The first harm comes from U.S. export control laws that require certain high-tech information not be disclosed to persons who are not U.S. citizens, green card holders or protected individuals without an export license. These export control laws directly conflict with Chinese law requiring full and total government access to that information in China because putting information regarding a controlled technology on a server or a computer in China will instantly create significant export control problems for itself. Foreign companies typically put their private information in China on a private server in China so as to isolate that information from the Chinese government. China’s new laws make clear that foreign companies must turn over this information to the Chinese government and failing to do so can lead to prison time. This conflict will be an enormous problem for US high tech companies with computer servers in China with high tech information on them because their “willingness” to give this information to the Chinese government (which obviously is not a U.S. citizen or green card holder) will in some instances constitute criminal law violations of U.S. export control laws.
The second way China’s latest data subversions will be disastrous for many foreign companies is by eviscerating their trade secret protections.
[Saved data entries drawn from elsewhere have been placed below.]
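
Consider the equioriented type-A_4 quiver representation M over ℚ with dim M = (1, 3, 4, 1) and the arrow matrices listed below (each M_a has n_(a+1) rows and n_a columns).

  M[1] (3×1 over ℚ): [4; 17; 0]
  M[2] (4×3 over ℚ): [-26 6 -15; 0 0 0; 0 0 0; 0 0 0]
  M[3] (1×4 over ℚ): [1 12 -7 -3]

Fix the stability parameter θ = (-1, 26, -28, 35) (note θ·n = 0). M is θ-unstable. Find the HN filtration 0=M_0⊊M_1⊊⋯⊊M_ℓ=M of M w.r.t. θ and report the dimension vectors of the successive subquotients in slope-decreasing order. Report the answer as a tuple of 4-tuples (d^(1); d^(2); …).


Via rank(M_{q-1}∘⋯∘M_p): M ≅ I[1,4], I[2,2]^2, I[3,3]^3.
μ_θ-semistable layers: μ^(1)=35; μ^(2)=26; μ^(3)=-1; μ^(4)=-28

((0, 0, 0, 1); (0, 2, 0, 0); (1, 1, 1, 0); (0, 0, 3, 0))


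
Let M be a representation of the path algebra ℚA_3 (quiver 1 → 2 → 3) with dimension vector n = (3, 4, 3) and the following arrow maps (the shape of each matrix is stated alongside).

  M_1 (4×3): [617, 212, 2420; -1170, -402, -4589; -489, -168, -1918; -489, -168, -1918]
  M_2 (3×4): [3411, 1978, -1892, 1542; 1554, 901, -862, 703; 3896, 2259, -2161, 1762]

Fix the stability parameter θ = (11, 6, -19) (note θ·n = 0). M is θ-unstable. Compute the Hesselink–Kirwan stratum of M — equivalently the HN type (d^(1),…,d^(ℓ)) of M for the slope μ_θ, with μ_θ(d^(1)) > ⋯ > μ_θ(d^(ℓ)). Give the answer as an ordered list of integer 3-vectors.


Barcode: M ≅ I[1,1], I[1,3]^2, I[2,2], I[2,3]. HN layers by μ_θ (4 steps, strictly decreasing):
  μ^(1)=11; μ^(2)=6; μ^(3)=-2/3; μ^(4)=-13/2

((1, 0, 0); (0, 1, 0); (2, 2, 2); (0, 1, 1))


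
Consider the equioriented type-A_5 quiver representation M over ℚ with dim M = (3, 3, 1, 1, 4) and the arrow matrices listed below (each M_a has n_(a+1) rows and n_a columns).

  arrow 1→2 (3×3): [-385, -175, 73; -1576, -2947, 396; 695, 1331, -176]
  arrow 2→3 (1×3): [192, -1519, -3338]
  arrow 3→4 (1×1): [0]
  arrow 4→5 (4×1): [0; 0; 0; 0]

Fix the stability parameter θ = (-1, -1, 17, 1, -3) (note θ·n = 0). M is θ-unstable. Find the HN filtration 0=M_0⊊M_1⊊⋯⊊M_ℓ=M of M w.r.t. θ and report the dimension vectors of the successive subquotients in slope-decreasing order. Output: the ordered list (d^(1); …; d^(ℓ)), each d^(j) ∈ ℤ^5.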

To prevail on a trade secret claim in most countries you must be able to prove the following three things:
- The secret taken qualifies for trade secret protection.
- The holder of the secret took reasonable precautions to prevent disclosure of the secret.
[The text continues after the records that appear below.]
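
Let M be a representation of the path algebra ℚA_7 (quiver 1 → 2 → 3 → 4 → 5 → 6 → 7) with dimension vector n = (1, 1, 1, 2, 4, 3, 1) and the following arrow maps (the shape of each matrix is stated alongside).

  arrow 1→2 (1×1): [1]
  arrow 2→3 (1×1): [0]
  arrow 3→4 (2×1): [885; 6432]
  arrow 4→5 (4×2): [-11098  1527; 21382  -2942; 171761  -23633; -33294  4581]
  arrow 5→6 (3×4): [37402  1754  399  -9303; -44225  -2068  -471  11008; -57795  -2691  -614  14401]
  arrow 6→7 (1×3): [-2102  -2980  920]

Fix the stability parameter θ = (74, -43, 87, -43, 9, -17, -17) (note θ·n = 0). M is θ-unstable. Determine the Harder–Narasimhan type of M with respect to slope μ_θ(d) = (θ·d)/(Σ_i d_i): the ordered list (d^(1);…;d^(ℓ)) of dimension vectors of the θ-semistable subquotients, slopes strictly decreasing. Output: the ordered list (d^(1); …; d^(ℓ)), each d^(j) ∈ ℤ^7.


Interval decomposition of M: I[1,2], I[3,7], I[4,5], I[5,6]^2.
HN type (ℓ=5): μ^(1)=31/2; μ^(2)=9; μ^(3)=19/5; μ^(4)=-4; μ^(5)=-43

((1, 1, 0, 0, 0, 0, 0); (0, 0, 0, 0, 1, 0, 0); (0, 0, 1, 1, 1, 1, 1); (0, 0, 0, 0, 2, 2, 0); (0, 0, 0, 1, 0, 0, 0))


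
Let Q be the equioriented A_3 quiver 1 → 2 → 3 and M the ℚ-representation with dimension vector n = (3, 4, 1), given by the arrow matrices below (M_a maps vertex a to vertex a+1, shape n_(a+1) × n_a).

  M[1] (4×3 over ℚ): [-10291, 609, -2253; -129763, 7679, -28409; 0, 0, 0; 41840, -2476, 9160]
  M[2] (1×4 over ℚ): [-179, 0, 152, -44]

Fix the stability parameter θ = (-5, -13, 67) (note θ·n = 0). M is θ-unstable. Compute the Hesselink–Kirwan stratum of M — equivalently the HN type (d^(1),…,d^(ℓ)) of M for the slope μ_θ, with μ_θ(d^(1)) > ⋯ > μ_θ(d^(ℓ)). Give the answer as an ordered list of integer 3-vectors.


Via rank(M_{q-1}∘⋯∘M_p): M ≅ I[1,1], I[1,2], I[1,3], I[2,2]^2.
μ_θ-semistable layers: μ^(1)=67; μ^(2)=-5; μ^(3)=-9; μ^(4)=-13

((0, 0, 1); (1, 0, 0); (2, 2, 0); (0, 2, 0))


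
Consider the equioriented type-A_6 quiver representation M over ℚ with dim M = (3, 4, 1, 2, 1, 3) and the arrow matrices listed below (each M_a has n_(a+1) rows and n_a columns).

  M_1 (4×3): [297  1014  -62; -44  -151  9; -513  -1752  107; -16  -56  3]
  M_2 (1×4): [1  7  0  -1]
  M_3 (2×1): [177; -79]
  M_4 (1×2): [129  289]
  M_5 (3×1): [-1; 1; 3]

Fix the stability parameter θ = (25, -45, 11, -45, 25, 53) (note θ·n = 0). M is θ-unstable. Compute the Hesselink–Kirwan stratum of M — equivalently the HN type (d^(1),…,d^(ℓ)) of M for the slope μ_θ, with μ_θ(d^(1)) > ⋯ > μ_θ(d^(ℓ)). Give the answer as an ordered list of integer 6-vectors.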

- The secret was wrongfully taken.
Number 2 above could prove to be the downfall of foreign companies in China and here is an example of how that could happen. Suppose your Australian company (this is not just a United States issue) has a trade secret regarding cost efficiently producing a particular product. Suppose you make your China subsidiary makes your product in China and you provide the production information to your China subsidiary so it can cost efficiently make that product. Now further suppose one of your employees at your Germany subsidiary quits the company and sells your trade secret to your largest competitor, based in the United States. You then sue your ex-employee in Germany and your largest competitor in the United States for trade secret violations. No doubt, both your ex-employee and your largest competitor will argue that the information they bought/sold was not a trade secret because by your having revealed this information to the Chinese Government (and to its SOEs and Universities, etc.) means you did not take reasonable precautions to prevent disclosure of the information and therefore the information lost any standing it might have had as a trade secret and your case should be dismissed.
Will your ex-employee and your largest competitor win on this argument? Who knows at this point, but I think they will because companies that go into China do so voluntarily and they know that by doing so they are making their information freely available to others.